Someone once said of Lillian Hellman that every word she uttered was a lie, including "and" and "the." Many defenders of affirmative action deserve a Lillian Hellman award.
Not only is much of what they say contradicted by readily available facts, much of what they say publicly contradicts what they themselves say privately. Often their very reasons for favoring affirmative action are false.
Supposedly, affirmative action in college admissions -- the issue currently before the U.S. Supreme Court -- is to help black students. But why are so many big businesses filing briefs with the Supreme Court in support of affirmative action in academia? Is it because they are so gung ho for black students? Or does this have something to do with their own bottom line?

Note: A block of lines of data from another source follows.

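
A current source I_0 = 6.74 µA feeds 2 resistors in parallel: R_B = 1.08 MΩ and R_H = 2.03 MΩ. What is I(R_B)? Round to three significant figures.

I ≈ 4.40 µA

With just two branches, the current splits inversely with resistance.
So I = 6.74 × 2.03/3.110 = 4.399 µA.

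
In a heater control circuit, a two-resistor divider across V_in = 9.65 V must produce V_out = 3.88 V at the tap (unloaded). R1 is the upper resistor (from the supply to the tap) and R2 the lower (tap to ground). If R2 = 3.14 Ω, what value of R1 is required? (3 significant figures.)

Required fraction k = V_out/V_in = 0.4021.
So R1 = R2 · (V_in/V_out − 1) = 3.14 × (9.65/3.88 − 1) = 3.14 × 1.487 = 4.670 Ω.

R1 ≈ 4.67 Ω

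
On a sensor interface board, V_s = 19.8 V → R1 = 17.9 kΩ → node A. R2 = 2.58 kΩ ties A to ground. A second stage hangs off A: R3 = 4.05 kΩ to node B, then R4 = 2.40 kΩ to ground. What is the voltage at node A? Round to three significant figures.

V_A ≈ 1.85 V

The second stage (R3 + R4 = 6.450 kΩ) loads node A in parallel with R2.
Effective lower resistance at A: R2 ‖ 6.450 = 1.843 kΩ.
First divider: V_A = V_s · 1.843/(17.9 + 1.843) = 1.848 V.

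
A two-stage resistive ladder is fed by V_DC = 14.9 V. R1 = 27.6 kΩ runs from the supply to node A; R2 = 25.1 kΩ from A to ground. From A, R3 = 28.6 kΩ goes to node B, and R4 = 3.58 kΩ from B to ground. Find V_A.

Looking into the second stage from A: R3 + R4 = 32.18 kΩ appears in parallel with R2.
R2 ‖ (R3+R4) = 14.10 kΩ.
So V_A = 14.9 × 0.3381 = 5.038 V.

V_A ≈ 5.04 V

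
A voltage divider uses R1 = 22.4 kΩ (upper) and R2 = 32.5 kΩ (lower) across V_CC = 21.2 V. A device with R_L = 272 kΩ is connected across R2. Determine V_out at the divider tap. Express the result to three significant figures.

V_out ≈ 12.0 V

The load sits in parallel with R2, giving an effective lower resistance R2' = R2·R_L/(R2+R_L) = 29.03 kΩ.
Then V_out = V_CC · R2'/(R1 + R2') = 21.2 × 29.03/51.43 = 11.97 V.
(Unloaded it would be 12.6 V; the load pulls it down.)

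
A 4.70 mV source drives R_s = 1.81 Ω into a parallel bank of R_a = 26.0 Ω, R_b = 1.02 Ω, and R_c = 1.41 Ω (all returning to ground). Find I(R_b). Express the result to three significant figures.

Parallel bank: R_p = 1/(1/26.0 + 1/1.02 + 1/1.41) = 0.5787 Ω.
Node voltage V_A = V_supply · R_p/(R_s + R_p) = 4.70 × 0.2423 = 1.139 mV.
Branch current I = V_A/R_b = 1.139/1.02 = 1.116 mA.
(Equivalently: I_total = 1.968 mA, then current-divider fraction G_k/ΣG = 0.5673.)

I ≈ 1.12 mA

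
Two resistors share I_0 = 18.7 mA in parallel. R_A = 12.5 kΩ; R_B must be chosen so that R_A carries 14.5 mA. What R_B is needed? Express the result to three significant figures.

In a two-way split, I_A/I_0 = R_B/(R_A + R_B).
With f = 0.7754, R_B = R_A · f/(1−f) = 12.5 × 3.452 = 43.15 kΩ.

R_B ≈ 43.2 kΩ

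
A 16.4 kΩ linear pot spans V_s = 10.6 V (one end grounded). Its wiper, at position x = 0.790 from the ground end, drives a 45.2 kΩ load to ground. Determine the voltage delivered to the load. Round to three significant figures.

V_out ≈ 7.90 V

The pot divides into 3.444 kΩ above the wiper and 12.96 kΩ below.
R_L loads the lower segment: effective lower R = 10.07 kΩ.
Loaded-divider output: V_out = 10.6 × 0.7451 = 7.899 V.
(Unloaded: V_out = x·V_s = 8.37 V.)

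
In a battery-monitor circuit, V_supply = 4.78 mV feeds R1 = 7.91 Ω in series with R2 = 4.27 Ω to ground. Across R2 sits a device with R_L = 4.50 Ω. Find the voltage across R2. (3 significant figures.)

R2 ‖ R_L = (4.27 × 4.50)/(4.27 + 4.50) = 2.191 Ω.
Now apply the divider: V_out = 4.78 × 0.2169 = 1.037 mV.

V_out ≈ 1.04 mV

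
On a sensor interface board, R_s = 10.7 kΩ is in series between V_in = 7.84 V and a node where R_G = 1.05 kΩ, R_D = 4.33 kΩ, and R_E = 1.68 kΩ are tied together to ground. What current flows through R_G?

Parallel bank: R_p = 1/(1/1.05 + 1/4.33 + 1/1.68) = 0.5623 kΩ.
V_A by voltage divider: V_A = 7.84 × 0.5623/(10.7 + 0.5623) = 0.3914 V.
I(R_G) = V_A / R_G = 0.3914/1.05 = 0.3728 mA.

I ≈ 0.373 mA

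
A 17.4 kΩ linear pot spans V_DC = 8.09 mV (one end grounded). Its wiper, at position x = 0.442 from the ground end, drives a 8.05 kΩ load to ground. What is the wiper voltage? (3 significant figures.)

V_out ≈ 2.33 mV

The pot divides into 9.709 kΩ above the wiper and 7.691 kΩ below.
R_L loads the lower segment: effective lower R = 3.933 kΩ.
Loaded-divider output: V_out = 8.09 × 0.2883 = 2.332 mV.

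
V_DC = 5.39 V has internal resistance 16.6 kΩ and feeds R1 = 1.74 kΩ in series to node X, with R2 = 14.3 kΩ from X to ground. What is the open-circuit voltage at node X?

V_th ≈ 2.36 V

R1' = 16.6 + 1.74 = 18.34 kΩ (source resistance + R1).
With X open, the divider is unloaded: V_th = 5.39 × 14.3/32.64 = 2.361 V.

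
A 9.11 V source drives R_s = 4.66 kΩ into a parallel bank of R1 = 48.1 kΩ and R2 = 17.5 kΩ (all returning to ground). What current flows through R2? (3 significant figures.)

I ≈ 0.382 mA

Parallel bank: R_p = 1/(1/48.1 + 1/17.5) = 12.83 kΩ.
V_A = 9.11 × 12.83/17.49 = 6.683 V.
Branch current I = V_A/R2 = 6.683/17.5 = 0.3819 mA.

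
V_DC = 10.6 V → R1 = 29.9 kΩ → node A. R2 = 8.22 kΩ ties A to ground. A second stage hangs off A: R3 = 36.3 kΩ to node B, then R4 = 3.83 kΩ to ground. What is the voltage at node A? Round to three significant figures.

V_A ≈ 1.97 V

Looking into the second stage from A: R3 + R4 = 40.13 kΩ appears in parallel with R2.
Effective lower resistance at A: R2 ‖ 40.13 = 6.823 kΩ.
So V_A = 10.6 × 0.1858 = 1.969 V.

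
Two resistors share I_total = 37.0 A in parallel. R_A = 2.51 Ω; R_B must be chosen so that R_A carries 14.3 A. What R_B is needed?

Two-branch current divider: I_A = I_total · R_B/(R_A + R_B).
14.3/37.0 = R_B/(R_A + R_B) → R_B = R_A · (0.3865)/(1 − 0.3865) = 2.51 × 0.6300 = 1.581 Ω.

R_B ≈ 1.58 Ω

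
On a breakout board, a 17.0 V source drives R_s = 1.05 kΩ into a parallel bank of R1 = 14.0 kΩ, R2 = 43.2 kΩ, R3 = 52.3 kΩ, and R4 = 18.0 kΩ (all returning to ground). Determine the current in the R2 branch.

Combine the parallel branches: R_p = (1/14.0 + 1/43.2 + 1/52.3 + 1/18.0)⁻¹ = 5.908 kΩ.
V_A = 17.0 × 5.908/6.958 = 14.43 V.
Branch current I = V_A/R2 = 14.43/43.2 = 0.3341 mA.
(Equivalently: I_total = 2.443 mA, then current-divider fraction G_k/ΣG = 0.1368.)

I ≈ 0.334 mA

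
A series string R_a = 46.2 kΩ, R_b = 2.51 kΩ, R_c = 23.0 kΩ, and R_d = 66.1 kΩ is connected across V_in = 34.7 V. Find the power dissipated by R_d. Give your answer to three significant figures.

The common current is I = 34.7/137.8 = 0.2518 mA.
P = I²R = 0.06340 × 66.1 = 4.191 mW.

P ≈ 4.19 mW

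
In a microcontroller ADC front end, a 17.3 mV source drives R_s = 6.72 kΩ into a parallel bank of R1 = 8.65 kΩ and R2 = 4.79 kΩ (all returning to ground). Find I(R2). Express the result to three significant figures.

Equivalent of the parallel group: R_p = 3.083 kΩ.
V_A = 17.3 × 3.083/9.803 = 5.441 mV.
I(R2) = V_A / R2 = 5.441/4.79 = 1.136 µA.
(Equivalently: I_total = 1.765 µA, then current-divider fraction G_k/ΣG = 0.6436.)

I ≈ 1.14 µA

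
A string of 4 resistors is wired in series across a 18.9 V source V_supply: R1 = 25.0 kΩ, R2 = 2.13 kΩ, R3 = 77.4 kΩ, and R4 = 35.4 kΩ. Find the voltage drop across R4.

V ≈ 4.78 V

ΣR = 25.0 + 2.13 + 77.4 + 35.4 = 139.9 kΩ.
By the voltage-divider rule, V = 18.9 × 35.40/139.9 = 4.781 V.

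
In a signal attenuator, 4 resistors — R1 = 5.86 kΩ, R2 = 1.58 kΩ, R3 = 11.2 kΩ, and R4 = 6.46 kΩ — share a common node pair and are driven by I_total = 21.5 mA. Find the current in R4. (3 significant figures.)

I ≈ 3.18 mA

ΣG = 1/5.86 + 1/1.58 + 1/11.2 + 1/6.46 = 1.048.
Current divider: I(R4) = I_total · G_k/ΣG = 21.5 × (0.1548/1.048) = 21.5 × 0.1478 = 3.177 mA.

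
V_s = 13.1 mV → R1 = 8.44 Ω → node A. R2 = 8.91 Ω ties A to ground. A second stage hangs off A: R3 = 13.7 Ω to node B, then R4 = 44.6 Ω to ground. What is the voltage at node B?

V_B ≈ 4.79 mV

Node A sees R2 in parallel with the series input of stage 2, R3 + R4 = 58.30 Ω.
R2 ‖ (R3+R4) = 7.729 Ω.
So V_A = 13.1 × 0.4780 = 6.262 mV.
Then the unloaded second divider: V_B = V_A × R4/(R3+R4) = 6.262 × 0.7650 = 4.790 mV.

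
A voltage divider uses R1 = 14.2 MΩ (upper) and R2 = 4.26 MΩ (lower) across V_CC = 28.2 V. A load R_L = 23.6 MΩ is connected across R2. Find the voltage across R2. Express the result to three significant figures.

R2 ‖ R_L = (4.26 × 23.6)/(4.26 + 23.6) = 3.609 MΩ.
Voltage divider with the loaded lower leg: V_out = 28.2 × 3.609/(14.2 + 3.609) = 28.2 × 0.2026 = 5.714 V.

V_out ≈ 5.71 V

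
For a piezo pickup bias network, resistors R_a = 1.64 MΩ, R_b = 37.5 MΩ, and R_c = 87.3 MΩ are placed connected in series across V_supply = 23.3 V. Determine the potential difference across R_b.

V ≈ 6.91 V

ΣR = 1.64 + 37.5 + 87.3 = 126.4 MΩ.
By the voltage-divider rule, V = 23.3 × 37.50/126.4 = 6.910 V.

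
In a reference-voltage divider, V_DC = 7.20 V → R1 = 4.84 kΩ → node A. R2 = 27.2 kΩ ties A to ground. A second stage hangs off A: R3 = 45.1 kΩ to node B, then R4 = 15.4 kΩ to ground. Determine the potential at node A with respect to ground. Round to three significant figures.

V_A ≈ 5.72 V

The second stage (R3 + R4 = 60.50 kΩ) loads node A in parallel with R2.
Effective lower resistance at A: R2 ‖ 60.50 = 18.76 kΩ.
First divider: V_A = V_DC · 18.76/(4.84 + 18.76) = 5.724 V.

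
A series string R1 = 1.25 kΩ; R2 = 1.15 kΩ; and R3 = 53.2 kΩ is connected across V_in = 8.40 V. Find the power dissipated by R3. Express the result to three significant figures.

Series current I = V_in/ΣR = 8.40/55.60 = 0.1511 mA.
V(R3) = I·R = 8.037 V; P = V·I = 8.037 × 0.1511 = 1.214 mW.

P ≈ 1.21 mW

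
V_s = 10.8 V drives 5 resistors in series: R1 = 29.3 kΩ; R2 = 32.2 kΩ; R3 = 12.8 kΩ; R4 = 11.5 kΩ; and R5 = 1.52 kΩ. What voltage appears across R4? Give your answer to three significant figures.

V ≈ 1.42 V

ΣR = 29.3 + 32.2 + 12.8 + 11.5 + 1.52 = 87.32 kΩ.
V = V_s · R/ΣR = 10.8 × 0.1317 = 1.422 V.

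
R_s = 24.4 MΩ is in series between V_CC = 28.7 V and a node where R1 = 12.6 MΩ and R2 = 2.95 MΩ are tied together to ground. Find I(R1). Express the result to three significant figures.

Parallel bank: R_p = 1/(1/12.6 + 1/2.95) = 2.390 MΩ.
Node voltage V_A = V_CC · R_p/(R_s + R_p) = 28.7 × 0.08922 = 2.561 V.
Branch current I = V_A/R1 = 2.561/12.6 = 0.2032 µA.

I ≈ 0.203 µA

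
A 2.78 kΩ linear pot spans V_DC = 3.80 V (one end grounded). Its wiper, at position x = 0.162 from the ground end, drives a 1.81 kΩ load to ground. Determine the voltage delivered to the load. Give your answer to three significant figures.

V_out ≈ 0.509 V

Split the track: R_lower = x·R_p = 0.4504 kΩ, R_upper = (1−x)·R_p = 2.330 kΩ.
R_L loads the lower segment: effective lower R = 0.3606 kΩ.
Loaded-divider output: V_out = 3.80 × 0.1340 = 0.5094 V.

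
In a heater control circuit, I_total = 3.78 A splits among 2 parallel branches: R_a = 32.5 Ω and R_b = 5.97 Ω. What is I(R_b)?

Two-branch current divider: I_k = I_total · R_other/(R_1 + R_2).
So I = 3.78 × 32.5/38.47 = 3.193 A.

I ≈ 3.19 A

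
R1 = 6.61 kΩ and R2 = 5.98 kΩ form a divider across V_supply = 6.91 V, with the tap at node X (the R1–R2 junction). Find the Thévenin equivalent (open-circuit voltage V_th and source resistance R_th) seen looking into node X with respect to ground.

V_th ≈ 3.28 V, R_th ≈ 3.14 kΩ

With X open, the divider is unloaded: V_th = 6.91 × 5.98/12.59 = 3.282 V.
Looking into X with the source shorted: R_th = R1·R2/(R1+R2) = 6.610 × 5.98/12.59 = 3.140 kΩ.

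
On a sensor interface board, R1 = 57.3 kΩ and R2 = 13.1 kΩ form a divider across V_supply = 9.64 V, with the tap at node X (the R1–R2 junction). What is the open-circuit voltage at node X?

Open-circuit (no load on X): V_th = V_supply · R2/(R1 + R2) = 9.64 × 13.1/(57.30 + 13.1) = 1.794 V.

V_th ≈ 1.79 V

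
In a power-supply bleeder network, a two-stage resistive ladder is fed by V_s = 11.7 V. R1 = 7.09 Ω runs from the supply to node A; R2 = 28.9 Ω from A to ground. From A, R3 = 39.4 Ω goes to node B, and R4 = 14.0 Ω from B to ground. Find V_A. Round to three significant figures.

Looking into the second stage from A: R3 + R4 = 53.40 Ω appears in parallel with R2.
Effective lower resistance at A: R2 ‖ 53.40 = 18.75 Ω.
First divider: V_A = V_s · 18.75/(7.09 + 18.75) = 8.490 V.

V_A ≈ 8.49 V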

Big business has a lot to lose if the courts stop buying the "diversity" mantra that has now become the stock defense of group preferences and quotas. Take away the legal protection of affirmative action and businesses can be sued by blacks if they are "under-represented" and by whites if blacks get hired with lower qualifications to make the numbers look good.
It would be a lawyer's heaven and a corporate CEO's hell. Money that might otherwise go to the stockholders or into reinvestment in the business would instead end up in the pockets of trial lawyers. Trying to steer a course between statistical "under-representation" and "reverse discrimination" would be a task that would be as interminable as it is impossible.
At the heart of the problem is that the courts have allowed both private plaintiffs and government agencies to equate statistical disparity with discrimination. At the very least, the burden of proof shifts to the employer -- and usually nobody can prove anything, so the employer loses.
Since it is virtually impossible to find two groups with the same qualifications in any industry or in any country, applying the same standards to all applicants for employment or promotion virtually guarantees a "disparate impact" on different groups -- which in turn virtually guarantees charges of discrimination.
Even when the same employer hires people for different jobs -- say, third basemen and centerfielders -- there can be very different racial representation in those two jobs. Check out the races of third basemen and centerfielders in the major leagues. Is the employer a racist when he hires third basemen but not a racist when he hires centerfielders?
You may have seen hundreds of black football players score touchdowns but when did you last see a black player kick the point after? Do you believe that white clubowners are willing to hire black running backs and wide receivers, and to pay them millions of dollars each, but that those very same clubowners cannot abide the thought of a black man kicking a football through the uprights?
These are just some of the absurd conclusions you would have to reach if you took "disparate impact" statistics seriously. But disparate impact theory is like the emperor who has no clothes. Everybody knows he has no clothes. But they have to pretend that he does. Otherwise, the whole system is in jeopardy.
Take away disparate impact theory and you would have widespread unemployment in government agencies that enforce anti-discrimination laws. Trial lawyers might have so much time on their hands that they would have to sue more doctors, in order to make ends meet.
Back during the Reagan administration, when there was some talk about a new presidential executive order, rescinding the executive orders of Presidents Lyndon Johnson and Richard Nixon, on which affirmative action is based, big business made their opposition known and the idea was quietly dropped.
This was not the Reagan administration's finest hour. Nor was it the Supreme Court's finest hour when the justices made their first big ruling on affirmative action, 25 years ago, and ended up with a cacophony of opinions, as they tried to square the circle and split the baby, so that quotas could continue -- provided that you didn't call them quotas.
This year we will find out whether the justices have learned anything in a quarter of a century of national discord based on their indecision.